Танки вручались экипажам в торжественной обстановке. Молодое пополнение знакомили с историей и традициями частей. Был отработан торжественный ритуал, организацию которого взял на себя политотдел. Тщательно разработали сценарий митинга. Над замершим строем летели слова:

– Боевое Красное знамя 49-й гвардейской танковой Люблинской дважды Краснознаменной, орденов Суворова и Кутузова бригады внести!

Даже ветераны с особым волнением встречали такое овеянное славой знамя. А как трепетали при этом сердца молодых воинов?

Со славными традициями корпуса новичков знакомили командиры и политработники, Герои Советского Союза, кавалеры ордена Славы трех степеней.

Утром 1 мая в частях был прочитан приказ Верховного: «Идет последний штурм гитлеровского логова. В завершающих боях покажите новые образцы воинского умения и отваги. Крепче бейте врага, умело взламывайте его оборону, преследуйте и окружайте немецких захватчиков, не давайте им передышки, пока они не прекратят сопротивления…»

Гитлеровская армия еще агонизировала, но над поверженным Берлином уже поднялось алое Знамя Победы.

Не довелось нам участвовать в том штурме. Как это было досадно! Но, конечно, радость была неизмеримо больше, чем это огорчение.
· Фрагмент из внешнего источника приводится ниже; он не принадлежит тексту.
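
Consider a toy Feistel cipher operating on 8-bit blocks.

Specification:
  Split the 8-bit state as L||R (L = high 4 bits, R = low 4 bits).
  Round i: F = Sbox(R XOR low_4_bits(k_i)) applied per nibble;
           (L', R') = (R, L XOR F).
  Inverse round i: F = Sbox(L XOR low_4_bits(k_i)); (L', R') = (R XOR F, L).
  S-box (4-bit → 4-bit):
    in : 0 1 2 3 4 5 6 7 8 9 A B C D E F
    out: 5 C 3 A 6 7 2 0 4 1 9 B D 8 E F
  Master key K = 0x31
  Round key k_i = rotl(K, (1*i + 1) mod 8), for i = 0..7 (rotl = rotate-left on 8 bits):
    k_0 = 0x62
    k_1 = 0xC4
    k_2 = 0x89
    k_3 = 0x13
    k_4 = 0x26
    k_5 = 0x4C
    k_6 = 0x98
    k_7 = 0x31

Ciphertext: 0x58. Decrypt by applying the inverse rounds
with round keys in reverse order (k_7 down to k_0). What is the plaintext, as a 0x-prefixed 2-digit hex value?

s_0 = ciphertext = 0x58
s_1 = InvRound(s_0, k_7) = 0xE5
s_2 = InvRound(s_1, k_6) = 0x7E
s_3 = InvRound(s_2, k_5) = 0x57
s_4 = InvRound(s_3, k_4) = 0xD5
s_5 = InvRound(s_4, k_3) = 0xBD
s_6 = InvRound(s_5, k_2) = 0xEB
s_7 = InvRound(s_6, k_1) = 0x2E
s_8 = InvRound(s_7, k_0) = 0xB2

0xB2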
Теперь каждому хотелось хотя бы побывать в Берлине, просто увидеть его, тем более что мы находились неподалеку от немецкой столицы, на ближних к ней подступах.

И вот в те дни в Берлин на самом различном транспорте устремились «экскурсанты»: генералы, офицеры, рядовые бойцы. Мы даже установили график поездок, чтобы всем скопом туда не нагрянуть, не бросить свои позиции. 2 мая, испросив разрешения вышестоящего начальства, туда отправилась и наша группа: Попов, руководство 58-й бригады и я с политотдельцами.